Boiling friendly materials: silicone, glass, metal

Toy Cleaner: There’s lots of different sex toy cleaners out on the market nowadays; however, unless you frequently use toys with others and are wanting to use toys on multiple people in the same scene, they are a bit of an unnecessary expense. A lot of sales people will try and market toy cleaner towards those buying porous toys, using words like ‘anti-bacterial’. It doesn’t matter how good a cleaning product is, it is impossible to sanitise porous toys.

Wipe down method: The best way to clean vibrators so that they don’t get damaged. Get an old, soft toothbrush and slightly dampen it before using it to brush any dirt/dried lube out of the ridges & crevices on your toy. Dampen a washcloth with warm, soapy water & give your toy a good wipe-down. Make sure you allow it to properly dry before putting it away.
If you share your vibrators with people you aren’t fluid-bonded with, using rubbing alcohol for a wipe-down before using warm water to wipe off any excess would be a more hygienic option.
Wipe-down friendly toys: All toys can be cleaned with the soap & water wipe-down method.
Rubbing alcohol friendly toys: ABS, glass, wood, metal. Check with the manufacture before using rubbing alcohol on silicone.

Condoms: I’ve seen people use condoms on toys for a few different reasons; if they’re worried a toy hasn’t been properly sanitised since its last use, if they know it’s a porous toy which can not be fully cleaned or if they suspect the toy to contain toxins in it. If you’re using it for the first two reasons, just make sure the condom either has no lube or silicone-based lube in it; as a majority of condoms that are on the market use silicone-based lube which can damage silicone toys. If you’re using a condom because you’re worried about toxins, don’t use a latex-based one! Many porous toys are covered with oil (intended to help soften the toy) which breakdown latex. Instead use a polyurethane condom.

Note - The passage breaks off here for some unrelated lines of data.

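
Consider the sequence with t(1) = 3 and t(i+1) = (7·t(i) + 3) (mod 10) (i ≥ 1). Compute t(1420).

Listing terms: t(1) = 3,  t(2) = 4,  t(3) = 1,  t(4) = 0,  t(5) = 3.
The sequence repeats with period 4.
So t(1420) = t(1 + ((1420-1) mod 4)) = t(4) = 0.

0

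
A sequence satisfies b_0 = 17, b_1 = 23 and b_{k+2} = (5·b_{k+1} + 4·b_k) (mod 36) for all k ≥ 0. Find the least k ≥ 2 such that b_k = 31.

5

We have b_0 = 17,  b_1 = 23,  b_2 = 3,  b_3 = 35,  b_4 = 7,  b_5 = 31,  b_6 = 3,  b_7 = 31,  b_8 = 23,  b_9 = 23,  b_{10} = 27,  b_{11} = 11,  b_{12} = 19,  b_{13} = 31,  b_{14} = 15,  b_{15} = 19,  b_{16} = 11,  b_{17} = 23,  b_{18} = 15,  b_{19} = 23,  b_{20} = 31,  b_{21} = 31,  b_{22} = 27,  b_{23} = 7,  b_{24} = 35,  b_{25} = 23,  b_{26} = 3.
Since (b_{25}, b_{26}) = (b_1, b_2) = (23, 3) (two consecutive terms determine the rest), the sequence is eventually periodic: after a pre-period of length 1 it cycles with period 24.
The value 31 first appears (with k ≥ 2) at b_5.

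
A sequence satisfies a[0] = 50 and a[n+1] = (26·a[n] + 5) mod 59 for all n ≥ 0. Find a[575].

a[0] = 50,  a[1] = 7,  a[2] = 10,  a[3] = 29,  a[4] = 51,  a[5] = 33,  a[6] = 37,  a[7] = 23,  a[8] = 13,  a[9] = 48,  a[10] = 14,  a[11] = 15,  a[12] = 41,  a[13] = 9,  a[14] = 3,  a[15] = 24,  a[16] = 39,  a[17] = 16,  a[18] = 8,  a[19] = 36,  a[20] = 56,  a[21] = 45,  a[22] = 54,  a[23] = 52,  a[24] = 0,  a[25] = 5,  a[26] = 17,  a[27] = 34,  a[28] = 4,  a[29] = 50.
Since a[29] = a[0] = 50, the sequence is periodic with period 29.
(575 - 0) mod 29 = 24, so a[575] = a[24] = 0.

0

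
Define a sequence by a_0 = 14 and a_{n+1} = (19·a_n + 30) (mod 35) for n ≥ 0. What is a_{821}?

Computing terms: a_0 = 14,  a_1 = 16,  a_2 = 19,  a_3 = 6,  a_4 = 4,  a_5 = 1,  a_6 = 14.
The sequence repeats with period 6.
So a_{821} = a_{0 + ((821-0) mod 6)} = a_5 = 1.

1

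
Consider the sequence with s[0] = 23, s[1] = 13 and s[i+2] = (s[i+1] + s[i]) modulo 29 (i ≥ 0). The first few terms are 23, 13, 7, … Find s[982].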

Before you use a toy, even if the last time you played with it was yesterday, make sure to thoroughly inspect the toy. For glass, metal & wood make sure it hasn’t become cracked, or dented/pitted. If it has, it needs to be thrown out as it is no longer body-safe. For silicone/jelly/Cyberskin you want to check for any discolouration which could indicate that bacteria/mildew are growing in the pores. Again, if you find any imperfections throw out the toy immediately.